Dehumanising practices are killing us – C’River widows lament

Dehumanizing widowhood rite

PATRICK ABANG, Calabar –

Some widows in Cross River State have said that despite increased awareness, harmful and dehumanising practises against them still continue unabated in central and northern parts of the state.

The women disclosed this on Tuesday in Calabar during an event to commemorate The 2022International Women’s Day in the state.

Two leaders of the widows, Madam Philomena Ekpenyong, 65, and Mama Rita Egwu, 74, who spoke at an event, said in the Southern LGAs, harmful and dehumanizing practices against widows were now reducing but that in the Central and Northern areas women especially widows are still being excluded and denied the right of inheritance from their fathers’ and late husbands’ estates.

Philomena said many widows in the state have been dehumanised when husbands’ families subject them to drinking water used in washing late husband’s body.

She said, “As we celebrate Women today, let us enjoin our peoples in parts of the state who are still enslaving women and widows, or those forcing very young girls to marry men who are more than their grand father’s ages.

“How can we be made to drink bathwater or wear black gowns for one year or dance naked on the grave of late husbands?!”

To dissuade further harmful and dehumanising widows, a widows foundation, The Imah Nsa Adegoke Foundation (TINAF) has visited 14 out of the 18 LGAs in five weeks in the state where they appealed to top monarchs to encourage their subjects to change their attitude.
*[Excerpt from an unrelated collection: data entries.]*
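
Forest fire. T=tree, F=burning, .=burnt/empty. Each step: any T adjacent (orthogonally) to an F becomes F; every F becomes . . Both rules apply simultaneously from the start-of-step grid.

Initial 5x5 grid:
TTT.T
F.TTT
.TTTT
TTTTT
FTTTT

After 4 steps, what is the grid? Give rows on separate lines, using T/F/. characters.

Step 1: 3 trees catch fire, 2 burn out
  FTT.T
  ..TTT
  .TTTT
  FTTTT
  .FTTT
Step 2: 3 trees catch fire, 3 burn out
  .FT.T
  ..TTT
  .TTTT
  .FTTT
  ..FTT
Step 3: 4 trees catch fire, 3 burn out
  ..F.T
  ..TTT
  .FTTT
  ..FTT
  ...FT
Step 4: 4 trees catch fire, 4 burn out
  ....T
  ..FTT
  ..FTT
  ...FT
  ....F

....T
..FTT
..FTT
...FT
....F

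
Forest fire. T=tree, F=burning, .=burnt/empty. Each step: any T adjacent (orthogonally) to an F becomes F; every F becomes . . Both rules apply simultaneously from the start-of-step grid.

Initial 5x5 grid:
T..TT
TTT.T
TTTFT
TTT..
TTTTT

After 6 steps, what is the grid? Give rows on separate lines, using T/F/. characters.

Step 1: 2 trees catch fire, 1 burn out
  T..TT
  TTT.T
  TTF.F
  TTT..
  TTTTT
Step 2: 4 trees catch fire, 2 burn out
  T..TT
  TTF.F
  TF...
  TTF..
  TTTTT
Step 3: 5 trees catch fire, 4 burn out
  T..TF
  TF...
  F....
  TF...
  TTFTT
Step 4: 5 trees catch fire, 5 burn out
  T..F.
  F....
  .....
  F....
  TF.FT
Step 5: 3 trees catch fire, 5 burn out
  F....
  .....
  .....
  .....
  F...F
Step 6: 0 trees catch fire, 3 burn out
  .....
  .....
  .....
  .....
  .....

.....
.....
.....
.....
.....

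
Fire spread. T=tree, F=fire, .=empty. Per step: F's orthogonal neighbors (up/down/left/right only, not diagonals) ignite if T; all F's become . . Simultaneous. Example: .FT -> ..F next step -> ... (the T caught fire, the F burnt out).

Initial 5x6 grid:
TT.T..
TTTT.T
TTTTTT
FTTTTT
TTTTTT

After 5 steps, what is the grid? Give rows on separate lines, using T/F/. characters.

Step 1: 3 trees catch fire, 1 burn out
  TT.T..
  TTTT.T
  FTTTTT
  .FTTTT
  FTTTTT
Step 2: 4 trees catch fire, 3 burn out
  TT.T..
  FTTT.T
  .FTTTT
  ..FTTT
  .FTTTT
Step 3: 5 trees catch fire, 4 burn out
  FT.T..
  .FTT.T
  ..FTTT
  ...FTT
  ..FTTT
Step 4: 5 trees catch fire, 5 burn out
  .F.T..
  ..FT.T
  ...FTT
  ....FT
  ...FTT
Step 5: 4 trees catch fire, 5 burn out
  ...T..
  ...F.T
  ....FT
  .....F
  ....FT

...T..
...F.T
....FT
.....F
....FT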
According to the coordinator of the foundation, Mrs Imah Adegoke, said the campaign has been welcomed by most of the paramount rulers who had been inundated with trying to settle such inheritance matters on the basis of equity.

“Some informed us they had been challenged by the existing customs but with knowledge of the provisions of this law, they were now emboldened to act knowing they had the weight of Law behind them.

“Indeed, no more than a few days after visiting the Northern LGAs, we began to get calls from a paramount ruler and a referral from the police unit handling such matters at one of the Stations requesting counsel on some inheritance matters which had come up in their domain.

“We can assuredly say that the response has been indeed great and is yielding immediate fruit. “

The foundation plans to award two of the LGAs which have already enacted and captured in writing, major shifts to their respective customs which had taken into account and provided specifically to stop the harmful practices carried out against widows.

“We believe Boki and Bekwara LGAs deserve our Award and that of other Agencies working to improve female wellbeing and equality.”